Conservatives are from Mars, Liberals are from Uranus

Over the past few days, I have been exchanging e-mails with a friend from way back in high school who just so happens to be a liberal democrat and has been for years; he was an informed liberal democrat long before the days when I made my ideological shift from uninformed liberal to conscious conservative.

Today’s e-mail was fairly short, discussing a vacation from which he had just returned with his family. The thing that struck me was that, in the course of a short paragraph, he went from describing the sights in northern California and the excellent gas mileage in the hybrid Ford Escape that he rented for his wife and kids, to “Dick Cheney is pure, unadulterated evil.”

It was so lightning quick, the transmogrification from chipper, enthusiastic husband and father to bitter, disillusioned liberal that it really got me thinking.

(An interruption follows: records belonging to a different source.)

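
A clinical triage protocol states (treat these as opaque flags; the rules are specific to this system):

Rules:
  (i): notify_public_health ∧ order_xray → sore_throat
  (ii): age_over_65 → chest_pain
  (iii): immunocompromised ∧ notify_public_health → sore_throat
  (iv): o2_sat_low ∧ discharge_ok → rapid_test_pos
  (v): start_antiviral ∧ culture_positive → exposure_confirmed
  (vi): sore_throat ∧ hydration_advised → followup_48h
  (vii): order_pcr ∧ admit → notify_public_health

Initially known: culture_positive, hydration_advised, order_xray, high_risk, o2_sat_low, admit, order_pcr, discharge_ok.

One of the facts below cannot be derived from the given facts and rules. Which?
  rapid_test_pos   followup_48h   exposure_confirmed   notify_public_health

[1] (iv) [o2_sat_low ∧ discharge_ok → rapid_test_pos]; (vii) [order_pcr ∧ admit → notify_public_health]. ⇒ new: rapid_test_pos, notify_public_health.
[2] (i) [notify_public_health ∧ order_xray → sore_throat]. ⇒ new: sore_throat.
[3] (vi) [sore_throat ∧ hydration_advised → followup_48h]. ⇒ new: followup_48h.
Derived: rapid_test_pos (round 1), followup_48h (round 3), notify_public_health (round 1). exposure_confirmed never appears in any round.

exposure_confirmed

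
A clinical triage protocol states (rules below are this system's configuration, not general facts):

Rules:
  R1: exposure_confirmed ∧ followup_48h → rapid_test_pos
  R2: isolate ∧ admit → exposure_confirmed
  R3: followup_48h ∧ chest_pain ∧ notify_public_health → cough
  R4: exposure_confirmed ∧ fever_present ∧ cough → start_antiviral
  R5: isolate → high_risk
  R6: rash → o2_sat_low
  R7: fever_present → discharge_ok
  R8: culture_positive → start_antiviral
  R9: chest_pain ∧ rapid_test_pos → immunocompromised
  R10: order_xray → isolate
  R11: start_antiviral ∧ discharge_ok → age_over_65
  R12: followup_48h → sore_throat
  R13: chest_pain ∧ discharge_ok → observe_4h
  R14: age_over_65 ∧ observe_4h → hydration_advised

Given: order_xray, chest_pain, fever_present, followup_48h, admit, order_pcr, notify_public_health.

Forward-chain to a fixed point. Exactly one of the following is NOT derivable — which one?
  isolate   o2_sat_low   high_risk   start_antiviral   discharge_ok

o2_sat_low

Round 1: R3 [followup_48h ∧ chest_pain ∧ notify_public_health → cough]; R7 [fever_present → discharge_ok]; R10 [order_xray → isolate]; R12 [followup_48h → sore_throat]. New: cough, discharge_ok, isolate, sore_throat.
Round 2: R2 [isolate ∧ admit → exposure_confirmed]; R5 [isolate → high_risk]; R13 [chest_pain ∧ discharge_ok → observe_4h]. New: exposure_confirmed, high_risk, observe_4h.
Round 3: R1 [exposure_confirmed ∧ followup_48h → rapid_test_pos]; R4 [exposure_confirmed ∧ fever_present ∧ cough → start_antiviral]. New: rapid_test_pos, start_antiviral.
Round 4: R9 [chest_pain ∧ rapid_test_pos → immunocompromised]; R11 [start_antiviral ∧ discharge_ok → age_over_65]. New: immunocompromised, age_over_65.
Round 5: R14 [age_over_65 ∧ observe_4h → hydration_advised]. New: hydration_advised.
Derived: high_risk (round 2), start_antiviral (round 3), isolate (round 1), discharge_ok (round 1). o2_sat_low never appears in any round.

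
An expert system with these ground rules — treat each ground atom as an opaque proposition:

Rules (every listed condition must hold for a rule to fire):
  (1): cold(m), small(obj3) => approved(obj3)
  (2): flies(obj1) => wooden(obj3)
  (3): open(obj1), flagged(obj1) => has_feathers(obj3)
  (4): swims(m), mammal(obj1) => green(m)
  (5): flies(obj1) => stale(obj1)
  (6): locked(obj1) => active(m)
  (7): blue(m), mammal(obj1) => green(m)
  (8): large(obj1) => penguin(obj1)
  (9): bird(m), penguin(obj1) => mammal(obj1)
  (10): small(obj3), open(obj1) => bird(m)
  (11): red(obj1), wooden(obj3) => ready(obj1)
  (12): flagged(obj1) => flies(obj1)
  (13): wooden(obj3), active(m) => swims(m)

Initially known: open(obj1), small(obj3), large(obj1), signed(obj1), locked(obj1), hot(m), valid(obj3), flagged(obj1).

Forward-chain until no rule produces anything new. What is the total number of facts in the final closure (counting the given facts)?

18

Round 1 — (3), (6), (8), (10), (12), derive has_feathers(obj3), active(m), penguin(obj1), bird(m), flies(obj1).
Round 2 — (2), (5), (9), derive wooden(obj3), stale(obj1), mammal(obj1).
Round 3 — (13), derive swims(m).
Round 4 — (4), derive green(m).
Closure: {active(m), bird(m), flagged(obj1), flies(obj1), green(m), has_feathers(obj3), hot(m), large(obj1), locked(obj1), mammal(obj1), open(obj1), penguin(obj1), signed(obj1), small(obj3), stale(obj1), swims(m), valid(obj3), wooden(obj3)} — 18 facts.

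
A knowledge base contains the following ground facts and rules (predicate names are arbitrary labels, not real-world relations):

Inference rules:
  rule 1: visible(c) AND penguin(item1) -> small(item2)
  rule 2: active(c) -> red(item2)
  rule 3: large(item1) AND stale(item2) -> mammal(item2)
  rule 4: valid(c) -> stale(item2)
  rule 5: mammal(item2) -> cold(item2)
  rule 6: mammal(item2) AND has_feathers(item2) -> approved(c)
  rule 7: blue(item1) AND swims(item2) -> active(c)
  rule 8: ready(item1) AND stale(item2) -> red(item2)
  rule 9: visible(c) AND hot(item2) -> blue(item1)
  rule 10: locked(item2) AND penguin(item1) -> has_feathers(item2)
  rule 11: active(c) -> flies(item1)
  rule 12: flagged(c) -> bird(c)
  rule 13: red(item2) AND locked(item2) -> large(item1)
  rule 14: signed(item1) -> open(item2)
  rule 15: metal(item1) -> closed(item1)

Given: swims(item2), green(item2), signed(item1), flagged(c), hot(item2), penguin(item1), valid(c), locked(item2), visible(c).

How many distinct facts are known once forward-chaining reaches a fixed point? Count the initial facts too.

Round 1 fires rule 1, rule 4, rule 9, rule 10, rule 12, rule 14, giving small(item2), stale(item2), blue(item1), has_feathers(item2), bird(c), open(item2).
Round 2 fires rule 7, giving active(c).
Round 3 fires rule 2, rule 11, giving red(item2), flies(item1).
Round 4 fires rule 13, giving large(item1).
Round 5 fires rule 3, giving mammal(item2).
Round 6 fires rule 5, rule 6, giving cold(item2), approved(c).
Closure: {active(c), approved(c), bird(c), blue(item1), cold(item2), flagged(c), flies(item1), green(item2), has_feathers(item2), hot(item2), large(item1), locked(item2), mammal(item2), open(item2), penguin(item1), red(item2), signed(item1), small(item2), stale(item2), swims(item2), valid(c), visible(c)} — 22 facts.

22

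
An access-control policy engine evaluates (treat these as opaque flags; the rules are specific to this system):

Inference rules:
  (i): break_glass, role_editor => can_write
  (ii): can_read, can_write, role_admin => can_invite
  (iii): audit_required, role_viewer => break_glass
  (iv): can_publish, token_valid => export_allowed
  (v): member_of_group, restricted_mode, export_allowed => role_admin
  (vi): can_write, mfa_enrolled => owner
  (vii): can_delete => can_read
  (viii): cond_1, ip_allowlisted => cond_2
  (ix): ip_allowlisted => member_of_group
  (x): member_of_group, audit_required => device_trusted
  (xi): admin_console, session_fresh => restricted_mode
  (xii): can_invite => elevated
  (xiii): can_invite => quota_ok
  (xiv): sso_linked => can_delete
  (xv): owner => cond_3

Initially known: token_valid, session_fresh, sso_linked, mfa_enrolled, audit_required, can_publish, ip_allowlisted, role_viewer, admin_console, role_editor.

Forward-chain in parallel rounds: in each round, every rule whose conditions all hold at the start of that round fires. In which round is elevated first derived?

4

Round 1: (iii) [audit_required, role_viewer => break_glass]; (iv) [can_publish, token_valid => export_allowed]; (ix) [ip_allowlisted => member_of_group]; (xi) [admin_console, session_fresh => restricted_mode]; (xiv) [sso_linked => can_delete]. Adds break_glass, export_allowed, member_of_group, restricted_mode, can_delete.
Round 2: (i) [break_glass, role_editor => can_write]; (v) [member_of_group, restricted_mode, export_allowed => role_admin]; (vii) [can_delete => can_read]; (x) [member_of_group, audit_required => device_trusted]. Adds can_write, role_admin, can_read, device_trusted.
Round 3: (ii) [can_read, can_write, role_admin => can_invite]; (vi) [can_write, mfa_enrolled => owner]. Adds can_invite, owner.
Round 4: (xii) [can_invite => elevated]; (xiii) [can_invite => quota_ok]; (xv) [owner => cond_3]. Adds elevated, quota_ok, cond_3.
elevated first appears in round 4.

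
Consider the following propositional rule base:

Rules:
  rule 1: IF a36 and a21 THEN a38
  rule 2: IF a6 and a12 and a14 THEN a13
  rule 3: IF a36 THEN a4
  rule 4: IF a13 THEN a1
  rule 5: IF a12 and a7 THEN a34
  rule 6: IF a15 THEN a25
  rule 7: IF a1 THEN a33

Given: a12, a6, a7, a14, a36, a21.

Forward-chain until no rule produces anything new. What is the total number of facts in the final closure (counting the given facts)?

12

Round 1: rule 1 [IF a36 and a21 THEN a38]; rule 2 [IF a6 and a12 and a14 THEN a13]; rule 3 [IF a36 THEN a4]; rule 5 [IF a12 and a7 THEN a34]. New: a38, a13, a4, a34.
Round 2: rule 4 [IF a13 THEN a1]. New: a1.
Round 3: rule 7 [IF a1 THEN a33]. New: a33.
Closure: {a1, a12, a13, a14, a21, a33, a34, a36, a38, a4, a6, a7} — 12 facts.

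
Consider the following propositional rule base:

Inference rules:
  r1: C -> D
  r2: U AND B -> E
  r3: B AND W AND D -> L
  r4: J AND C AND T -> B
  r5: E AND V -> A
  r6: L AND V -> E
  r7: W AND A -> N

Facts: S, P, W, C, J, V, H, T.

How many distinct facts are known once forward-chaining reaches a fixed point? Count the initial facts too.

[1] r1 [C -> D]; r4 [J AND C AND T -> B]. ⇒ new: D, B.
[2] r3 [B AND W AND D -> L]. ⇒ new: L.
[3] r6 [L AND V -> E]. ⇒ new: E.
[4] r5 [E AND V -> A]. ⇒ new: A.
[5] r7 [W AND A -> N]. ⇒ new: N.
Closure: {A, B, C, D, E, H, J, L, N, P, S, T, V, W} — 14 facts.

14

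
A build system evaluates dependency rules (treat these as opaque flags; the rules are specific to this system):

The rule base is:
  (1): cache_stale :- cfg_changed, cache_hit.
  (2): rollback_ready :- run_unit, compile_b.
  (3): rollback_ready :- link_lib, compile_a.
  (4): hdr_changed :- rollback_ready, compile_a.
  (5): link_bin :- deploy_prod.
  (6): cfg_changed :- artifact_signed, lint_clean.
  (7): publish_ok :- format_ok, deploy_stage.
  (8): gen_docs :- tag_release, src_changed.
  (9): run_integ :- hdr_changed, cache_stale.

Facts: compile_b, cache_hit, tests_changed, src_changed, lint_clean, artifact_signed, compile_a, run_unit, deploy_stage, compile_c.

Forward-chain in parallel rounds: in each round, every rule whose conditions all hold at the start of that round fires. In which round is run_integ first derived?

Round 1 — (2), (6), derive rollback_ready, cfg_changed.
Round 2 — (1), (4), derive cache_stale, hdr_changed.
Round 3 — (9), derive run_integ.
run_integ first appears in round 3.

3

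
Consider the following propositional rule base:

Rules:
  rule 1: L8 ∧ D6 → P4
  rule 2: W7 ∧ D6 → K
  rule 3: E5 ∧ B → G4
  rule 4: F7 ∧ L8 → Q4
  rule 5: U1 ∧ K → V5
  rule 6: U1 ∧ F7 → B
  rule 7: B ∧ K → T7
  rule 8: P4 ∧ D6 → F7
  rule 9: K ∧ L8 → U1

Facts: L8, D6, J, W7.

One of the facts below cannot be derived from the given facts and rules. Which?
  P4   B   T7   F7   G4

G4

[1] rule 1 [L8 ∧ D6 → P4]; rule 2 [W7 ∧ D6 → K]. ⇒ new: P4, K.
[2] rule 8 [P4 ∧ D6 → F7]; rule 9 [K ∧ L8 → U1]. ⇒ new: F7, U1.
[3] rule 4 [F7 ∧ L8 → Q4]; rule 5 [U1 ∧ K → V5]; rule 6 [U1 ∧ F7 → B]. ⇒ new: Q4, V5, B.
[4] rule 7 [B ∧ K → T7]. ⇒ new: T7.
Derived: F7 (round 2), B (round 3), T7 (round 4), P4 (round 1). G4 never appears in any round.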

I had seen it before during discussions and debates at work, at school, at bars or at parties–left-leaning individuals, otherwise outwardly enigmatic, turn from Jekyll to Hyde in the blink of an eye–and it reminded me of a study I read about a few months back which determined that more conservatives of all income levels considered themselves “happy” and “very happy” than their liberal counterparts, and have considered themselves that way since similar studies commenced in 1972.

What is it, I wondered, that embitters those who adhere to the ideology of [mandated] social equality, of pacifism, of peace and of love? Why is it that those who, for the most part, are blessedly and blissfully ignorant of the evils and dangers of the outside world seem so intent upon allowing a raincloud to follow overhead all day?

George Will, in a Washington Post piece about the Pew Research study, seems to think that the happiness might have something to do with marriage, with faith, and even with sunshine, and he looked at conservatives’ tendency to be and stay married, attend worship services, and live in sunny and warm locales as a possible explanation for the happiness gap. Still, I think he’s right in many ways, but wrong in a few as well.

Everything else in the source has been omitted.